With central Italy reeling from yet another earthquake that hit on Oct. 30, and bracing for many aftershocks to come, AIR Worldwide cautions that there may be gaps there in earthquake insurance coverage. Still, some companies, at least have a government option if they need it.
“Italy’s nonlife insurance market is the eighth largest in the world and fifth largest in Europe; It’s property insurance market is the second-largest nonlife market in the country after automobile,” AIR Worldwide said in its Oct. 31 media briefing. “However, earthquake coverage is often not included in standard homeowners’ policies and is typically issued as an extension of fire policies.”
AIR Worldwide said that industrial and commercial insurance coverage sometimes includes earthquake coverage at an additional premium, but that varies by region.

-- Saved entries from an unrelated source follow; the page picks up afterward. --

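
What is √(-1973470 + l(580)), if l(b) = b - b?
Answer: I*√1973470 ≈ 1404.8*I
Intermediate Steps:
l(b) = 0
√(-1973470 + l(580)) = √(-1973470 + 0) = √(-1973470) = I*√1973470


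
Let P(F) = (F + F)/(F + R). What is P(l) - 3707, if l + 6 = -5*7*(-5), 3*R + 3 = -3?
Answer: -618731/167 ≈ -3705.0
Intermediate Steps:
R = -2 (R = -1 + (1/3)*(-3) = -1 - 1 = -2)
l = 169 (l = -6 - 5*7*(-5) = -6 - 35*(-5) = -6 + 175 = 169)
P(F) = 2*F/(-2 + F) (P(F) = (F + F)/(F - 2) = (2*F)/(-2 + F) = 2*F/(-2 + F))
P(l) - 3707 = 2*169/(-2 + 169) - 3707 = 2*169/167 - 3707 = 2*169*(1/167) - 3707 = 338/167 - 3707 = -618731/167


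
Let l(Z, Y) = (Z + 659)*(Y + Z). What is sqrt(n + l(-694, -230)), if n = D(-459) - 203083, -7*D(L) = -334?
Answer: 3*I*sqrt(929341)/7 ≈ 413.15*I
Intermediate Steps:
D(L) = 334/7 (D(L) = -1/7*(-334) = 334/7)
l(Z, Y) = (659 + Z)*(Y + Z)
n = -1421247/7 (n = 334/7 - 203083 = -1421247/7 ≈ -2.0304e+5)
sqrt(n + l(-694, -230)) = sqrt(-1421247/7 + ((-694)**2 + 659*(-230) + 659*(-694) - 230*(-694))) = sqrt(-1421247/7 + (481636 - 151570 - 457346 + 159620)) = sqrt(-1421247/7 + 32340) = sqrt(-1194867/7) = 3*I*sqrt(929341)/7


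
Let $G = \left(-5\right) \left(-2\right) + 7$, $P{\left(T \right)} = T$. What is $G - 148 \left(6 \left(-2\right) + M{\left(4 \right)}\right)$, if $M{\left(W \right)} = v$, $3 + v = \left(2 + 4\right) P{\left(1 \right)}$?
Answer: $1349$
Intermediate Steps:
$G = 17$ ($G = 10 + 7 = 17$)
$v = 3$ ($v = -3 + \left(2 + 4\right) 1 = -3 + 6 \cdot 1 = -3 + 6 = 3$)
$M{\left(W \right)} = 3$
$G - 148 \left(6 \left(-2\right) + M{\left(4 \right)}\right) = 17 - 148 \left(6 \left(-2\right) + 3\right) = 17 - 148 \left(-12 + 3\right) = 17 - -1332 = 17 + 1332 = 1349$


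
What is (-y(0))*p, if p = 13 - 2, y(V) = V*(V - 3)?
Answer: 0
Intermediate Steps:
y(V) = V*(-3 + V)
p = 11
(-y(0))*p = -0*(-3 + 0)*11 = -0*(-3)*11 = -1*0*11 = 0*11 = 0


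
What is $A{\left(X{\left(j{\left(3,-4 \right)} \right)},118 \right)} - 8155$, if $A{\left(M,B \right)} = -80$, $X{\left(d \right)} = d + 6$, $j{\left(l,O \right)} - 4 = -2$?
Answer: $-8235$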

If need be, “the government budget includes provisions for post-disaster insurance payouts instead of a state pool or catastrophe fund into which companies can contribute,” AIR Worldwide said.

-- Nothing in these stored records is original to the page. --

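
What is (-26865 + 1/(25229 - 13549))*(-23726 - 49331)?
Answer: 22924059169343/11680 ≈ 1.9627e+9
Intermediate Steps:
(-26865 + 1/(25229 - 13549))*(-23726 - 49331) = (-26865 + 1/11680)*(-73057) = -313783199/11680*(-73057) = 22924059169343/11680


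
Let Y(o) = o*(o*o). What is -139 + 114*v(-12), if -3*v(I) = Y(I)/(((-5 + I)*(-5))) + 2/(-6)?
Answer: 164777/255 ≈ 646.18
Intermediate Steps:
Y(o) = o³ (Y(o) = o*o² = o³)
v(I) = ⅑ - I³/(3*(25 - 5*I)) (v(I) = -(I³/(((-5 + I)*(-5))) + 2/(-6))/3 = -(I³/(25 - 5*I) + 2*(-⅙))/3 = -(I³/(25 - 5*I) - ⅓)/3 = -(-⅓ + I³/(25 - 5*I))/3 = ⅑ - I³/(3*(25 - 5*I)))
-139 + 114*v(-12) = -139 + 114*((-25 + 3*(-12)³ + 5*(-12))/(45*(-5 - 12))) = -139 + 114*((1/45)*(-25 + 3*(-1728) - 60)/(-17)) = -139 + 114*((1/45)*(-1/17)*(-25 - 5184 - 60)) = -139 + 114*((1/45)*(-1/17)*(-5269)) = -139 + 114*(5269/765) = -139 + 200222/255 = 164777/255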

A magnitude 6.6 earthquake severely damaged the central Italian town of Norcia on Oct. 30, 56 miles north of Rome. AIR Worldwide said the quake was the strongest in the region since 1980. The quake was also worse than the magnitude 6.2 event that several damaged the historic town of Amatrice on Aug. 24. Since then, more than 40 earthquakes of magnitude 4.0 and larger have been hitting the region.
For this latest earthquake, AIR Worldwide said there were no reports of casualties, as many residents had already left the region because of the earlier events. But it has produced dozens of aftershocks, which are expected to continue for weeks or longer.

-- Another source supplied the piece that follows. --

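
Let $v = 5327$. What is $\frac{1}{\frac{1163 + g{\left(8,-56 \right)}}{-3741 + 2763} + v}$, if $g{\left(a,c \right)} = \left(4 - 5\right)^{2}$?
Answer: $\frac{163}{868107} \approx 0.00018776$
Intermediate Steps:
$g{\left(a,c \right)} = 1$ ($g{\left(a,c \right)} = \left(-1\right)^{2} = 1$)
$\frac{1}{\frac{1163 + g{\left(8,-56 \right)}}{-3741 + 2763} + v} = \frac{1}{\frac{1163 + 1}{-3741 + 2763} + 5327} = \frac{1}{\frac{1164}{-978} + 5327} = \frac{1}{1164 \left(- \frac{1}{978}\right) + 5327} = \frac{1}{- \frac{194}{163} + 5327} = \frac{1}{\frac{868107}{163}} = \frac{163}{868107}$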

What’s more, AIR Worldwide said the Oct. 30 earthquake severely damaged historic buildings in Norcia and even Rome, and added to damage already dealt by recent quakes.
AIR noted that most buildings in Italy are constructed with unreinforced masonry, reinforced masonry or reinforced concrete construction. But because most buildings were constructed before the introduction of comprehensive seismic building codes and modern construction technology, the risk of earthquake-related collapse for buildings constructed before 1980 is very high.